Photo by Sarah Berger ’26

Alan Pelaez Lopez came to Mount Holyoke College to teach a creative writing workshop about imagining worlds different than one’s known reality.

By Sarah Berger ’27

Section Editor

On Monday, Sep. 8, students gathered in the Willits-Hallowell Conference Center and Hotel for a creative writing workshop, led by the scholar Alan Pelaez Lopez, who described themself as a creative writer and installation artist from Oaxaca, Mexico. They mentioned that they’re working on a book about how politicians and countries disable people.

At the beginning of the workshop, attendees pushed tables together to cultivate an intimate and conversational vibe. Pelaez Lopez made an effort to address each student by name. Students were primarily from Mount Holyoke College, although one Amherst College student also participated.

The workshop focused on building alternative worlds, or what it might mean to imagine something other than the present.
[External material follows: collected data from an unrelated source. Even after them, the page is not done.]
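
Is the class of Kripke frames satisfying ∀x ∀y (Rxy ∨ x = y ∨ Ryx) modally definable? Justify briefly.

No

Modal frame validity is preserved under disjoint unions.
Take 2 disjoint single-world reflexive frames: each is trivially connected, but their disjoint union has 2 worlds with no edge between distinct components, so it is not connected.
Hence connectedness of R is not modally definable.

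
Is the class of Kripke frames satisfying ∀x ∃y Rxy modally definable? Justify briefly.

This is a Sahlqvist condition; the D axiom □r → ◇r defines it.

Yes, by □r → ◇r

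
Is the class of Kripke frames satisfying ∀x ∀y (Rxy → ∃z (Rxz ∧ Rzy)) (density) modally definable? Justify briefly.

Yes: it is density, defined by the C4 schema □□q → □q.

Yes — defined by □□q → □q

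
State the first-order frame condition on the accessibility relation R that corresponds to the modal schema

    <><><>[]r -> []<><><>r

forall x forall y forall z ((x R^3 y & xRz) -> exists w (yRw & z R^3 w))

This is a Sahlqvist (Geach-type) schema ◇^3□^1r → □^1◇^3r.
First-order correspondent: forall x forall y forall z ((x R^3 y & xRz) -> exists w (yRw & z R^3 w)).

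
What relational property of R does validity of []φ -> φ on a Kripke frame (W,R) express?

Reflexivity

This is the T axiom.
It corresponds to reflexivity: forall x Rxx.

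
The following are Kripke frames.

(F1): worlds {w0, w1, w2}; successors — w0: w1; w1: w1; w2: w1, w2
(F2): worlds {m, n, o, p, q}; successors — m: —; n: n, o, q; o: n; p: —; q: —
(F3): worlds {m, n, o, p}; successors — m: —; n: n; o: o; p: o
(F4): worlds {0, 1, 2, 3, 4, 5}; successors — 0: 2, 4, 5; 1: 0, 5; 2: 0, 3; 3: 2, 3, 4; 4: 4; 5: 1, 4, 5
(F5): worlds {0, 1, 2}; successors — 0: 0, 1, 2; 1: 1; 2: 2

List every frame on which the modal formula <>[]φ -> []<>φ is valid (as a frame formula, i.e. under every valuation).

(F1), (F3)

Frame correspondent (Sahlqvist): forall x forall y forall z (Rxy & Rxz -> exists w (Ryw & Rzw)) — i.e. convergence.
(F1): condition met.
(F2): fails — Rnn and Rnq but n and q have no common successor.
(F3): condition met.
(F4): fails — R02 and R04 but 2 and 4 have no common successor.
(F5): fails — R02 and R01 but 2 and 1 have no common successor.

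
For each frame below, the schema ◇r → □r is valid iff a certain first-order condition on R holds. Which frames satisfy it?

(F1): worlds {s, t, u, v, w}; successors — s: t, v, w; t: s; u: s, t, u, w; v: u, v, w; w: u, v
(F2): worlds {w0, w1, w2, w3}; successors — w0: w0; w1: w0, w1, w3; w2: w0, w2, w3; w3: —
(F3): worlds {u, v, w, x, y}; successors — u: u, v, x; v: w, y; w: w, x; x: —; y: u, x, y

none

This is the axiom for partial functionality; its first-order frame correspondent is ∀x ∀y ∀z (Rxy ∧ Rxz → y = z).
(F1): fails — s sees both t and v.
(F2): fails — w1 sees both w0 and w1.
(F3): fails — u sees both u and v.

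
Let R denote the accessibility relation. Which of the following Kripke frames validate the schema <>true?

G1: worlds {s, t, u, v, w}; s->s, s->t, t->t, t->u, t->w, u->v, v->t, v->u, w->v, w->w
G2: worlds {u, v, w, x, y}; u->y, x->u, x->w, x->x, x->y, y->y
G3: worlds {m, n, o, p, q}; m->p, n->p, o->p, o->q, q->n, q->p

G1

The schema corresponds to seriality: forall x exists y Rxy.
G1: condition met.
G2: fails — world v has no successor.
G3: fails — world p has no successor.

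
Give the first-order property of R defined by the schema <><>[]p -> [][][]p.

forall x forall y forall z ((x R^2 y & x R^3 z) -> exists w (yRw & z = w))

This is a Sahlqvist (Geach-type) schema ◇^2□^1p → □^3◇^0p.
First-order correspondent: forall x forall y forall z ((x R^2 y & x R^3 z) -> exists w (yRw & z = w)).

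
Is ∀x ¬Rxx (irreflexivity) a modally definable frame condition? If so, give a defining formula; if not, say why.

No — not modally definable

If a class were modally definable it would be closed under surjective bounded morphisms (Goldblatt–Thomason).
The 3-cycle (worlds s,t,u with s→t→u→s) is irreflexive, and the map sending every world to a single reflexive point • is a surjective bounded morphism (forth: every edge maps to (•,•); back: every world has a successor). So any modal formula valid on the 3-cycle is also valid on the reflexive point, which is not irreflexive.
Hence irreflexivity is not modally definable.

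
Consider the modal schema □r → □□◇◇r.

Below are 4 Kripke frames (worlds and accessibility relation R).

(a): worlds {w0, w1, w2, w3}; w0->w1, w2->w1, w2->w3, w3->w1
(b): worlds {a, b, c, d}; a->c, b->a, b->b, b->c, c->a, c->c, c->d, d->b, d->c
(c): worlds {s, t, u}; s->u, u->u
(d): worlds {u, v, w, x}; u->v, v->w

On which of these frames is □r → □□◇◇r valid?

(b), (c)

Frame correspondent (Sahlqvist): ∀x ∀z (xR²z → ∃w (xRw ∧ zR²w)) — i.e. a generalized confluence (Geach) condition.
(a): fails — w2R²w1 but no w with w2Rw and w1R²w.
(b): holds.
(c): holds.
(d): fails — uR²w but no t with uRt and wR²t.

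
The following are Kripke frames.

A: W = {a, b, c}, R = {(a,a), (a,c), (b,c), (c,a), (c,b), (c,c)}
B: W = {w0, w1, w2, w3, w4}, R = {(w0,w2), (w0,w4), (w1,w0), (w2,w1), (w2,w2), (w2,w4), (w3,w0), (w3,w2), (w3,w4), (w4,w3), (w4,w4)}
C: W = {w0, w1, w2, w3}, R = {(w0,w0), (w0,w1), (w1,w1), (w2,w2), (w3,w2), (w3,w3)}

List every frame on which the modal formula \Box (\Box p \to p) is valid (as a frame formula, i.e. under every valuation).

C

The schema corresponds to shift-reflexivity: \forall x \forall y (Rxy \to Ryy).
A: fails — Rcb but not Rbb.
B: fails — Rw1w0 but not Rw0w0.
C: condition met.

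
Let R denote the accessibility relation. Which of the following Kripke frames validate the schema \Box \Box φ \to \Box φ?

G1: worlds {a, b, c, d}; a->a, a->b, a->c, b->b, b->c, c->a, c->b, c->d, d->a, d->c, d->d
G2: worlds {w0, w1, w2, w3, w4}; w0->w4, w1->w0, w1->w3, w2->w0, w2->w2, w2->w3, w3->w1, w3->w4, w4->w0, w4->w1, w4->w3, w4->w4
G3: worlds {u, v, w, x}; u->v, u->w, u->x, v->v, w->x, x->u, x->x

This is the axiom for density; its first-order frame correspondent is \forall x \forall y (Rxy \to \exists z (Rxz \wedge Rzy)).
G1: holds.
G2: fails — Rw1w0 but no z with Rw1z and Rzw0.
G3: fails — Ruw but no z with Ruz and Rzw.

G1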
Pelaez Lopez described freedom dreaming, which is a term coined by Robin D.G. Kelley to describe visualizing the future that we want to live in and trying to make that dream a reality. After a general discussion of the terminology needed to participate in the workshop, two different poems were offered up for analysis. “And When People Woke Up, They Were Safe” from Sonia Guiñansaca’s “Nostalgia & Borders,” and “The World Keeps Ending, and the World Goes On” by Franny Choi. Both poems were read twice, once to take it in and a second time to digest and annotate.

Towards the end of the allotted workshop time, participants took out pieces of paper. Pelaez Lopez provided seven lines from Sonia Guiñansaca’s and Franny Choi’s work. Each line was a “ghost line,” and the exercise involved writing for two minutes to each line until the timer went off. The workshop concluded with a discussion of whether the activity was helpful. Participants found that cohesion came more readily than expected, even when it wasn’t intended.

Leah Dutcher ’28 contributed fact-checking.